Washington — They work their hearts out every day trying to turn out a good product at a decent price. Then the Korean government slaps on nine separate taxes and tariffs. And, when that government's done, a $10,000 Chrysler K-car costs $48,000 in Korea.... -From Richard Gephardt's TV commercial
This now-famous ad is credited for much of Missouri Rep. Richard Gephardt's success in early Democratic primary contests.
Now there are some doubts about whether the ad is correct. United States government documents indicate that Mr. Gephardt is miscalculating the price of the K-car in South Korea.

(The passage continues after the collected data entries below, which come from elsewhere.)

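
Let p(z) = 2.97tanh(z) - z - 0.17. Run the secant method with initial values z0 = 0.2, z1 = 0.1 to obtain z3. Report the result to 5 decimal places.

p(0.2) = 0.2162047, p(0.1) = 0.0260139
z2 = 0.1000000 − 0.0260139·(0.1000000 − 0.2000000) / (0.0260139 − 0.2162047) = 0.1000000 − (-0.0026014)/(-0.1901908) = 0.0863222
p(0.0863222) = -0.0005802
z3 = 0.0863222 − (-0.0005802)·(0.0863222 − 0.1000000) / (-0.0005802 − 0.0260139) = 0.0863222 − (0.0000079)/(-0.0265942) = 0.0866206

0.08662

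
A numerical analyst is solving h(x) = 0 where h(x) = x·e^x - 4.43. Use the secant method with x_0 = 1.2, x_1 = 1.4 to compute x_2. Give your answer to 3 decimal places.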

Instead of the $48,100 Gephardt estimates as the price of a K-car, US officials figure the car would retail for $30,451, before adding on registration fees, a mass-transit bond, and highway taxes - the same fees any South Korean-made car would pay. After adding those taxes, the K-car would sell for $38,306.

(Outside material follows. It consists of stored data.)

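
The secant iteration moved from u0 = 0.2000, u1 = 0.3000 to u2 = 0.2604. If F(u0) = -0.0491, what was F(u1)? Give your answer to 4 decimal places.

The secant line through (0.2000, -0.0491) and (0.3000, F(u1)) crosses zero at u2 = 0.2604.
So (0.2000, -0.0491), (0.3000, F(u1)), (0.2604, 0) are collinear:
F(u1) = -0.0491 · (0.3000 − 0.2604) / (0.2000 − 0.2604) = -0.0491 · (0.039600)/(-0.060400) = 0.032191

0.0322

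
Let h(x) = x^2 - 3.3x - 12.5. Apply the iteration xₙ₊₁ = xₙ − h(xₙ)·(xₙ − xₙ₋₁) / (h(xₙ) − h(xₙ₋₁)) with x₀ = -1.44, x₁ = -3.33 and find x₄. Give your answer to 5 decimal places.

-2.25179

h(-1.44) = -5.6744000, h(-3.33) = 9.5779000
x₂ = -3.3300000 − 9.5779000·(-3.3300000 − (-1.4400000)) / (9.5779000 − (-5.6744000)) = -3.3300000 − (-18.1022310)/(15.2523000) = -2.1431475
h(-2.1431475) = -0.8345323
x₃ = -2.1431475 − (-0.8345323)·(-2.1431475 − (-3.3300000)) / (-0.8345323 − 9.5779000) = -2.1431475 − (-0.9904668)/(-10.4124323) = -2.2382709
h(-2.2382709) = -0.1038491
x₄ = -2.2382709 − (-0.1038491)·(-2.2382709 − (-2.1431475)) / (-0.1038491 − (-0.8345323)) = -2.2382709 − (0.0098785)/(0.7306833) = -2.2517905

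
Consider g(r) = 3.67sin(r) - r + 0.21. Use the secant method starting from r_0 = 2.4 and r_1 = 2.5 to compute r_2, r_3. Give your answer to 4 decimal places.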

While that may sound like a lot for a $10,000 car, it is not that high considering that the South Koreans add almost all the same taxes to their own cars. Thus, a Hyundai costing $10,000 - if there were such a car - would sell for $27,665.

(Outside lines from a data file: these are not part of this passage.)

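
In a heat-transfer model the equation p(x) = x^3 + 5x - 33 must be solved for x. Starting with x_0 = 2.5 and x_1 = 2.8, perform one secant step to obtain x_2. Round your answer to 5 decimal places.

p(2.5) = -4.8750000, p(2.8) = 2.9520000
x_2 = 2.8000000 − 2.9520000·(2.8000000 − 2.5000000) / (2.9520000 − (-4.8750000)) = 2.8000000 − (0.8856000)/(7.8270000) = 2.6868532

2.68685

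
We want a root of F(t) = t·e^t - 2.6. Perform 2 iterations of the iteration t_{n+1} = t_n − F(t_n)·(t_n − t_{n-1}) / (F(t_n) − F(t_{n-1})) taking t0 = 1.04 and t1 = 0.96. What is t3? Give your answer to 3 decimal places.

0.978

F(1.04) = 0.34239, F(0.96) = -0.09277
t2 = 0.96000 − (-0.09277)·(0.96000 − 1.04000) / (-0.09277 − 0.34239) = 0.96000 − (0.00742)/(-0.43516) = 0.97706
F(0.97706) = -0.00433
t3 = 0.97706 − (-0.00433)·(0.97706 − 0.96000) / (-0.00433 − (-0.09277)) = 0.97706 − (-0.00007)/(0.08844) = 0.97789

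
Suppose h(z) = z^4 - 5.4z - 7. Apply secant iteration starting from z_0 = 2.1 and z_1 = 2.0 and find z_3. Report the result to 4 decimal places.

2.0640

h(2.1) = 1.108100, h(2.0) = -1.800000
z_2 = 2.000000 − (-1.800000)·(2.000000 − 2.100000) / (-1.800000 − 1.108100) = 2.000000 − (0.180000)/(-2.908100) = 2.061896
h(2.061896) = -0.059705
z_3 = 2.061896 − (-0.059705)·(2.061896 − 2.000000) / (-0.059705 − (-1.800000)) = 2.061896 − (-0.003696)/(1.740295) = 2.064020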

The main difference between the cars is a 40 percent tariff on imported cars, which swells the expense because of the multiplier effect of taxes on a higher base. This tariff has been reduced steadily since last year and may come down again this year. Gephardt staff members could not be reached for comment about their numbers.
Chrysler Corporation says Gephardt's calculations are ``in the ballpark.'' Rather than discuss specific numbers, it says the important fact is that South Korea is encouraging exports and discouraging imports.
What Gephardt and Chrysler do not discuss, however, is that the main reason automobiles are expensive in South Korea generally is because the Koreans want to encourage savings, not consumption. South Korean and other Asian savings help fund the US budget deficit.